As Quatro linhas da Constituição
“Sabe-se, hoje, muito bem, que não se devem julgar os costumes antigos pelos modernos”. François-Marie Arouet, mais conhecido pelo pseudônimo Voltaire, definiu a historicidade das civilizações por meio de uma proposição vanguardista da condição político-social de uma sociedade. Sob esse prisma, o presente repete o passado quando se obstina à intrujice obsoleta dos desvarios ardis que assolam as minorias socialmente vulneráveis.
É fato que o mundo hodierno imerge nas mazelas do obscurantismo funesto, erigido pelo Brexit, Donald Trump e radicalismos vivenciados nos extremos políticos, desde que os lados foram estabelecidos na Revolução Francesa de 1789.
O episódio da abolição da escravatura, alteada em 1888, deu início a um processo de repensar a sociedade mediante uma dialética mais humana, ao menos em tese, pelo mérito de sua premissa, mas jamais consolidou a inclusão dos grupos desolados e adstritos, que foram lançados à própria sorte.
A Proclamação da República, em 1889, precedida pelo manifesto republicano, de 1870, levou a incipiente nação a uma pseudo percepção de fortalecimento do poder executivo. Mas o legado da nova república foi a sub-representação da sociedade no sistema político, reservando a poucos a participação das decisões nacionais, bem como ampliando a exclusão de diversos estamentos sociais.
Apressuremos o tempo para 1933, na ditosa Era Vargas, em que a convocação de uma Assembleia Constituinte outorgou ao povo brasileiro o voto secreto, o voto feminino, além do ensino primário obrigatório e das leis trabalhistas. Alvíssaras formaram o espectro político nacional, mesmo às expensas de um populismo exacerbado, mas que obsequiou a classe trabalhadora com benesses precípuas.
Destarte, se me permite o leitor, contemplemos décadas à frente. Após arroubos neoliberais dos anos 90, em Fernando Affonso Collor de Mello e Fernando Henrique Cardoso, a era subsequente eclodiu uma crescente classe média que, pela primeira vez na história, foi capaz de adjudicar de seus direitos basilares, expugnando seu sentimento de pertença e inclusão à sociedade.

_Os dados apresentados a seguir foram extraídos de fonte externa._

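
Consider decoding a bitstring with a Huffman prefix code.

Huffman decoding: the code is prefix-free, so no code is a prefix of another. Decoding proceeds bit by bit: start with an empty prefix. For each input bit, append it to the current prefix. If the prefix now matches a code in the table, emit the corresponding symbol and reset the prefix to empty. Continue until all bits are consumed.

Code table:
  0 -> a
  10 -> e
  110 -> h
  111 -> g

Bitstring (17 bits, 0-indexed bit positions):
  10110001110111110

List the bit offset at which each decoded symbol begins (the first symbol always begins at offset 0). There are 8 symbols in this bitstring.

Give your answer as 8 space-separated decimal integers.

Answer: 0 2 5 6 7 10 11 14

Derivation:
Bit 0: prefix='1' (no match yet)
Bit 1: prefix='10' -> emit 'e', reset
Bit 2: prefix='1' (no match yet)
Bit 3: prefix='11' (no match yet)
Bit 4: prefix='110' -> emit 'h', reset
Bit 5: prefix='0' -> emit 'a', reset
Bit 6: prefix='0' -> emit 'a', reset
Bit 7: prefix='1' (no match yet)
Bit 8: prefix='11' (no match yet)
Bit 9: prefix='111' -> emit 'g', reset
Bit 10: prefix='0' -> emit 'a', reset
Bit 11: prefix='1' (no match yet)
Bit 12: prefix='11' (no match yet)
Bit 13: prefix='111' -> emit 'g', reset
Bit 14: prefix='1' (no match yet)
Bit 15: prefix='11' (no match yet)
Bit 16: prefix='110' -> emit 'h', reset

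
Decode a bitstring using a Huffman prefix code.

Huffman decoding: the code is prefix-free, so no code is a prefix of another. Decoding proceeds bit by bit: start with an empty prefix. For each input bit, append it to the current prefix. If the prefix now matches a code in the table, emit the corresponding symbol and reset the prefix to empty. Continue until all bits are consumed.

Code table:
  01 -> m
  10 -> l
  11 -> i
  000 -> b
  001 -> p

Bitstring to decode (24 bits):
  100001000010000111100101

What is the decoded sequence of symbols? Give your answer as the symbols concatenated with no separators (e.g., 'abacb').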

Apesar disso, intempéries abjetas circundaram as oligarquias que adjetivam a democracia como o direito de prerrogar sobre as minorias desfavorecidas, subjugadas e, historicamente, preteridas. Chegamos à época do obscurantismo, do despótico e do fisiologismo político-partidário que, pragmático, manifesta impulso pela manutenção do status quo oriundo dos privilégios das maiorias apaniguadas pelas benemerências que acentuam preconceitos e marginalizam o diferente, o divergente e o excluído, ao bel-prazer do conservadorismo doidivano.
Todo radicalismo casmurro externado por proferições de cunho golpista e que atentam contra as instituições democráticas constituídas por longo processo social de debate e construção, promulgadas pela Constituição Cidadã de 1988, evidencia o caráter indecoroso e ignóbil de uma esfera de poder que pleiteia a autocracia e pedincha a monocracia, ablegando direitos fundamentais dos indivíduos, condenando-os à marginalização da sociedade.

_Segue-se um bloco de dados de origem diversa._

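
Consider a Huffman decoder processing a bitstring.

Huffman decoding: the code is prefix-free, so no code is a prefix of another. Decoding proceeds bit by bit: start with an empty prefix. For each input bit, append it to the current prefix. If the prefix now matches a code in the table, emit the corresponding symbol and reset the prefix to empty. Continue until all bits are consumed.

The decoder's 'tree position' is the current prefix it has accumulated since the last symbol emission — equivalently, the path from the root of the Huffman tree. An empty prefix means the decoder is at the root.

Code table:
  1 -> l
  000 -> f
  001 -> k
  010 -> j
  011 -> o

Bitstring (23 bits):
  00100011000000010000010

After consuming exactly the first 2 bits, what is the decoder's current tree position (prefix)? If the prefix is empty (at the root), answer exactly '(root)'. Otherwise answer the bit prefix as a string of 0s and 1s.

Answer: 00

Derivation:
Bit 0: prefix='0' (no match yet)
Bit 1: prefix='00' (no match yet)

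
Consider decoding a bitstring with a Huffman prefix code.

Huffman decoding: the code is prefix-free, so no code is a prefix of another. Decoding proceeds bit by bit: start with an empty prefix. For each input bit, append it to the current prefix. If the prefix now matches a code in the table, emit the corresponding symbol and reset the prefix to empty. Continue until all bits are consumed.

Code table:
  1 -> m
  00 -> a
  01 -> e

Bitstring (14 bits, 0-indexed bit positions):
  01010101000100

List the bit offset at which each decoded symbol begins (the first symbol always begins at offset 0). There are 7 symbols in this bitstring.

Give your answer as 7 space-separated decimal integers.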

Não obstante, táticas diversionistas de discursos de intervenção, quais sejam, ao Estado Democrático de Direito, devem ser repelidas exemplarmente à linde da lei. Não se pode aceder a chicanas e ataques cesaristas comezinhos sem que haja indignação e fereza veementes na pugna social, econômica, étnica, religiosa, de orientação sexual e política.
Salvaguardar as instituições democraticamente implementadas é lançar mão de seus mais elementares direitos. Não se pode inebriar com o jugo desigual, tampouco arrefecer a antojo por uma sociedade solidária, que lute contra o preconceito, o racismo e forças antagônicas à democracia. Cortella, em sua obra “Por que fazemos o que fazemos?”, diz: “Somos acometidos pela sensação de valorizarmos sempre o que não estamos fazendo”. Essa noção de torpor não nos pode impedir de bramir contra a injustiça social e a infâmia da exoneração de prerrogativas.
Permita-me, o prezado leitor, que este colunista enseje sonhar com o inaudito Estado social e político, em que as minorias sejam alcançadas por suas próprias vozes, construindo o espaço de suas forças e conquistas, produzindo o legado de uma civilização perpetuada pela pluralidade de ideias.
Ademais, vocifero as diletas palavras de Gramsci: “Os defensores não são desmoralizados, nem abandonam suas posições, mesmo entre as ruínas, nem perdem a fé em sua própria força ou em seu próprio futuro”
As quatro linhas da Constituição sempre serão o campo das inegociáveis conquistas individuais e coletivas, portanto mister de toda uma sociedade que estima sua liberdade e democracia.